A receita do seguro rural deve continuar em trajetória de enfraquecimento em 2026. Após quatro anos de estagnação e desempenho abaixo do restante do mercado de seguros, o segmento pode registrar queda de quase 4% na arrecadação, segundo projeção da CNseg, alcançando cerca de R$ 12 bilhões. Especialistas apontam que o principal entrave segue sendo a limitação dos recursos destinados ao Programa de Subvenção ao Prêmio do Seguro Rural (PSR), mecanismo considerado essencial para ampliar o acesso dos produtores às apólices.
Enquanto o agronegócio brasileiro convive com o aumento da frequência de eventos climáticos extremos, o cenário reforça preocupações sobre a proteção financeira no campo e levanta questionamentos sobre a sustentabilidade do modelo atual de crescimento do seguro rural.
Para o consultor da Rating de Seguros Consultoria, professor Francisco Galiza, a relação entre a redução de recursos do programa e o desempenho do setor é direta. Segundo ele, a limitação orçamentária se tornou o principal fator para a desaceleração do segmento nos últimos anos.

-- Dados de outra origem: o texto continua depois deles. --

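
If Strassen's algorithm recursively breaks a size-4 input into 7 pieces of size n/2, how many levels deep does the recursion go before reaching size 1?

For divide and conquer with division factor 2:

Problem sizes at each level:
Level 0: 4
Level 1: 2
Level 2: 1

The root is level 0 and the size-1 base case is level 2 (the tree spans levels 0 through 2, i.e. 3 levels counting the root), so the depth is the number of divisions: log_2(4) = 2

The recursion tree depth is log_2(4) = 2. At each level, the problem size is divided by 2, so it takes 2 divisions to reduce to a base case of size 1. The algorithm makes 7 recursive calls at each level.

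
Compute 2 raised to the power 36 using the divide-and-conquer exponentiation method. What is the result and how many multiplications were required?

Computing 2^36 by squaring (build up from 2^1; each line after the first costs one multiplication):

2^1 = 2
2^2 = (2^1)^2 = 2^2 = 4
2^4 = (2^2)^2 = 4^2 = 16
2^8 = (2^4)^2 = 16^2 = 256
2^9 = 2 * 2^8 = 2 * 256 = 512
2^18 = (2^9)^2 = 512^2 = 262144
2^36 = (2^18)^2 = 262144^2 = 68719476736

Result: 68719476736
Multiplications needed: 6 (6 lines after 2^1)

2^36 = 68719476736. Using exponentiation by squaring, this requires 6 multiplications. The key idea: if the exponent is even, square the half-power; if odd, multiply by the base once.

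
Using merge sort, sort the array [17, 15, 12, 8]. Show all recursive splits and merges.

Merge sort trace:

Split: [17, 15, 12, 8] -> [17, 15] and [12, 8]
  Split: [17, 15] -> [17] and [15]
  Merge: [17] + [15] -> [15, 17]
  Split: [12, 8] -> [12] and [8]
  Merge: [12] + [8] -> [8, 12]
Merge: [15, 17] + [8, 12] -> [8, 12, 15, 17]

Final sorted array: [8, 12, 15, 17]

The merge sort proceeds by recursively splitting the array and merging sorted halves.
After all merges, the sorted array is [8, 12, 15, 17].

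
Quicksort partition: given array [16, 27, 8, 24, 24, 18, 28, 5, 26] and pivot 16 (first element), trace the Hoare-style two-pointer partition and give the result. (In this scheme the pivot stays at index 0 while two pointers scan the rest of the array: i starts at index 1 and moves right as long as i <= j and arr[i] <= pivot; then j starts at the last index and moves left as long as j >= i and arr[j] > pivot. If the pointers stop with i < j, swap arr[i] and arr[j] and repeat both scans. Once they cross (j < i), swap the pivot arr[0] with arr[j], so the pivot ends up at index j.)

Hoare-style two-pointer partition with pivot = 16:

Initial array: [16, 27, 8, 24, 24, 18, 28, 5, 26]

Pointers start at i = 1, j = 8.
i stops at index 1 (arr[1]=27 > 16), j stops at index 7 (arr[7]=5 <= 16): swap arr[1] and arr[7], array becomes [16, 5, 8, 24, 24, 18, 28, 27, 26]
i ends at 3, j ends at 2: the pointers have crossed (j < i), so scanning stops.

Swap pivot arr[0] with arr[2] to place pivot at position 2: [8, 5, 16, 24, 24, 18, 28, 27, 26]
Pivot position: 2

After partitioning with pivot 16, the array becomes [8, 5, 16, 24, 24, 18, 28, 27, 26]. The pivot is placed at index 2. All elements to the left of the pivot are <= 16, and all elements to the right are > 16.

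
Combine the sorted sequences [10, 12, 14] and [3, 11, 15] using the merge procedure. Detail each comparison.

Merging process:

Compare 10 vs 3: take 3 from right. Merged: [3]
Compare 10 vs 11: take 10 from left. Merged: [3, 10]
Compare 12 vs 11: take 11 from right. Merged: [3, 10, 11]
Compare 12 vs 15: take 12 from left. Merged: [3, 10, 11, 12]
Compare 14 vs 15: take 14 from left. Merged: [3, 10, 11, 12, 14]
Append remaining from right: [15]. Merged: [3, 10, 11, 12, 14, 15]

Final merged array: [3, 10, 11, 12, 14, 15]
Total comparisons: 5

The merged array is [3, 10, 11, 12, 14, 15], requiring 5 comparisons. The merge step runs in O(n) time where n is the total number of elements.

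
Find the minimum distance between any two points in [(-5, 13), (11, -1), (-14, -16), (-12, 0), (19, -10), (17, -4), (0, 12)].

Computing all pairwise distances among 7 points:

d((-5, 13), (11, -1)) = 21.2603
d((-5, 13), (-14, -16)) = 30.3645
d((-5, 13), (-12, 0)) = 14.7648
d((-5, 13), (19, -10)) = 33.2415
d((-5, 13), (17, -4)) = 27.8029
d((-5, 13), (0, 12)) = 5.099 <-- minimum
d((11, -1), (-14, -16)) = 29.1548
d((11, -1), (-12, 0)) = 23.0217
d((11, -1), (19, -10)) = 12.0416
d((11, -1), (17, -4)) = 6.7082
d((11, -1), (0, 12)) = 17.0294
d((-14, -16), (-12, 0)) = 16.1245
d((-14, -16), (19, -10)) = 33.541
d((-14, -16), (17, -4)) = 33.2415
d((-14, -16), (0, 12)) = 31.305
d((-12, 0), (19, -10)) = 32.573
d((-12, 0), (17, -4)) = 29.2746
d((-12, 0), (0, 12)) = 16.9706
d((19, -10), (17, -4)) = 6.3246
d((19, -10), (0, 12)) = 29.0689
d((17, -4), (0, 12)) = 23.3452

Closest pair: (-5, 13) and (0, 12) with distance 5.099

The closest pair is (-5, 13) and (0, 12) with Euclidean distance 5.099. For 7 points, brute-force pairwise comparison is shown above. For large n, the divide-and-conquer algorithm (sort by x, recurse on halves, check the dividing strip) achieves O(n log n).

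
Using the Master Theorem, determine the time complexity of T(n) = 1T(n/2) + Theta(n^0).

Master Theorem for T(n) = 1T(n/2) + O(n^0):

a = 1, b = 2, c = 0
log_b(a) = log_2(1) = 0.0000

Case 2: c = 0 = log_2(1) = 0.0000
T(n) = O(n^0 log n) = O(log n)

For T(n) = 1T(n/2) + O(n^0): log_2(1) = 0.0000. This is Case 2 of the Master Theorem (c = log_b(a), equal work at all levels), giving O(log n).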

“O principal motivo de o seguro rural não estar se desenvolvendo nos últimos três ou quatro anos é justamente a redução dos recursos”, afirma. Galiza destaca que o segmento atravessa uma realidade distinta da observada em outras linhas de seguros. “Houve uma estagnação, houve queda e a projeção para 2026 também é de retração, destoando completamente da tendência do mercado de seguros”, contextualiza.

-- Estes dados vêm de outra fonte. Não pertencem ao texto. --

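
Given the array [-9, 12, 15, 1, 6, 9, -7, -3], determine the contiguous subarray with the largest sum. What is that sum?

Using Kadane's algorithm on [-9, 12, 15, 1, 6, 9, -7, -3]:

Scanning through the array:
Position 1 (value 12): max_ending_here = 12, max_so_far = 12
Position 2 (value 15): max_ending_here = 27, max_so_far = 27
Position 3 (value 1): max_ending_here = 28, max_so_far = 28
Position 4 (value 6): max_ending_here = 34, max_so_far = 34
Position 5 (value 9): max_ending_here = 43, max_so_far = 43
Position 6 (value -7): max_ending_here = 36, max_so_far = 43
Position 7 (value -3): max_ending_here = 33, max_so_far = 43

Maximum subarray: [12, 15, 1, 6, 9]
Maximum sum: 43

The maximum subarray is [12, 15, 1, 6, 9] with sum 43. This subarray runs from index 1 to index 5.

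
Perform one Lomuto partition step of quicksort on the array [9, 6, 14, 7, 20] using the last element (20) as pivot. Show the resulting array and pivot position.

Lomuto partition with pivot = 20:

Initial array: [9, 6, 14, 7, 20]

arr[0]=9 <= 20: swap with position 0, array becomes [9, 6, 14, 7, 20]
arr[1]=6 <= 20: swap with position 1, array becomes [9, 6, 14, 7, 20]
arr[2]=14 <= 20: swap with position 2, array becomes [9, 6, 14, 7, 20]
arr[3]=7 <= 20: swap with position 3, array becomes [9, 6, 14, 7, 20]

Place pivot at position 4: [9, 6, 14, 7, 20]
Pivot position: 4

After partitioning with pivot 20, the array becomes [9, 6, 14, 7, 20]. The pivot is placed at index 4. All elements to the left of the pivot are <= 20, and all elements to the right are > 20.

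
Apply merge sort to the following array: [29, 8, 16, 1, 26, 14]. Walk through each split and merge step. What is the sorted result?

Merge sort trace:

Split: [29, 8, 16, 1, 26, 14] -> [29, 8, 16] and [1, 26, 14]
  Split: [29, 8, 16] -> [29] and [8, 16]
    Split: [8, 16] -> [8] and [16]
    Merge: [8] + [16] -> [8, 16]
  Merge: [29] + [8, 16] -> [8, 16, 29]
  Split: [1, 26, 14] -> [1] and [26, 14]
    Split: [26, 14] -> [26] and [14]
    Merge: [26] + [14] -> [14, 26]
  Merge: [1] + [14, 26] -> [1, 14, 26]
Merge: [8, 16, 29] + [1, 14, 26] -> [1, 8, 14, 16, 26, 29]

Final sorted array: [1, 8, 14, 16, 26, 29]

The merge sort proceeds by recursively splitting the array and merging sorted halves.
After all merges, the sorted array is [1, 8, 14, 16, 26, 29].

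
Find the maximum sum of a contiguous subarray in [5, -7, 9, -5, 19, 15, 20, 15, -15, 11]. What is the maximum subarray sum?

Using Kadane's algorithm on [5, -7, 9, -5, 19, 15, 20, 15, -15, 11]:

Scanning through the array:
Position 1 (value -7): max_ending_here = -2, max_so_far = 5
Position 2 (value 9): max_ending_here = 9, max_so_far = 9
Position 3 (value -5): max_ending_here = 4, max_so_far = 9
Position 4 (value 19): max_ending_here = 23, max_so_far = 23
Position 5 (value 15): max_ending_here = 38, max_so_far = 38
Position 6 (value 20): max_ending_here = 58, max_so_far = 58
Position 7 (value 15): max_ending_here = 73, max_so_far = 73
Position 8 (value -15): max_ending_here = 58, max_so_far = 73
Position 9 (value 11): max_ending_here = 69, max_so_far = 73

Maximum subarray: [9, -5, 19, 15, 20, 15]
Maximum sum: 73

The maximum subarray is [9, -5, 19, 15, 20, 15] with sum 73. This subarray runs from index 2 to index 7.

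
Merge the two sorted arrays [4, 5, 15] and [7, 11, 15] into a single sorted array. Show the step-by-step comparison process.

Merging process:

Compare 4 vs 7: take 4 from left. Merged: [4]
Compare 5 vs 7: take 5 from left. Merged: [4, 5]
Compare 15 vs 7: take 7 from right. Merged: [4, 5, 7]
Compare 15 vs 11: take 11 from right. Merged: [4, 5, 7, 11]
Compare 15 vs 15: take 15 from left. Merged: [4, 5, 7, 11, 15]
Append remaining from right: [15]. Merged: [4, 5, 7, 11, 15, 15]

Final merged array: [4, 5, 7, 11, 15, 15]
Total comparisons: 5

The merged array is [4, 5, 7, 11, 15, 15], requiring 5 comparisons. The merge step runs in O(n) time where n is the total number of elements.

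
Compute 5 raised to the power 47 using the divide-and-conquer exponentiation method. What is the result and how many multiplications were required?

Computing 5^47 by squaring (build up from 5^1; each line after the first costs one multiplication):

5^1 = 5
5^2 = (5^1)^2 = 5^2 = 25
5^4 = (5^2)^2 = 25^2 = 625
5^5 = 5 * 5^4 = 5 * 625 = 3125
5^10 = (5^5)^2 = 3125^2 = 9765625
5^11 = 5 * 5^10 = 5 * 9765625 = 48828125
5^22 = (5^11)^2 = 48828125^2 = 2384185791015625
5^23 = 5 * 5^22 = 5 * 2384185791015625 = 11920928955078125
5^46 = (5^23)^2 = 11920928955078125^2 = 142108547152020037174224853515625
5^47 = 5 * 5^46 = 5 * 142108547152020037174224853515625 = 710542735760100185871124267578125

Result: 710542735760100185871124267578125
Multiplications needed: 9 (9 lines after 5^1)

5^47 = 710542735760100185871124267578125. Using exponentiation by squaring, this requires 9 multiplications. The key idea: if the exponent is even, square the half-power; if odd, multiply by the base once.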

O Programa de Subvenção ao Prêmio do Seguro Rural é uma política pública criada para reduzir parte do custo das apólices aos produtores, ampliando a contratação do seguro agrícola. Sem o apoio governamental, a proteção pode se tornar mais onerosa para parte significativa do setor produtivo, principalmente em um cenário marcado por volatilidade climática.
Essa vulnerabilidade se torna ainda mais evidente diante dos riscos crescentes enfrentados pelo campo. A sucessão de eventos extremos dos últimos anos trouxe impactos relevantes para a produção agrícola brasileira e reforçou a importância de mecanismos de proteção financeira.
Ao comentar os principais riscos associados a um mercado de seguro rural fragilizado, Galiza relembra que a imprevisibilidade climática continua sendo uma ameaça constante. “O risco é justamente uma seca, uma inundação ou qualquer evento que provoque perdas aos agricultores”, explica.
Ele cita exemplos recentes que ilustram esse cenário de incertezas. “Em 2024 tivemos a catástrofe no Rio Grande do Sul. Em 2025, felizmente, não ocorreu algo semelhante, mas sempre pode surgir uma nova situação. Nunca se sabe o que pode acontecer”, observa.
Apesar dos desafios, a discussão sobre caminhos para reduzir a dependência do setor em relação aos incentivos públicos segue em pauta. No entanto, para Galiza, soluções imediatas ainda parecem distantes.
“No curto prazo, eu não vejo alternativas. É um seguro muito dependente do programa de subvenção”, afirma. Ainda assim, ele acredita que estratégias estruturais podem contribuir para fortalecer o mercado nos próximos anos.
Entre as possibilidades, o especialista destaca ações voltadas à disseminação da cultura do seguro no meio rural. “No médio e longo prazo, o mercado pode trabalhar a importância do seguro junto às áreas rurais, promovendo seminários e conscientização”, ressalta.
Embora os efeitos dessas iniciativas não sejam imediatos, o fortalecimento da percepção sobre gestão de riscos no campo pode representar um passo importante para ampliar a proteção dos produtores e construir um crescimento mais sustentável para o seguro rural nos próximos anos.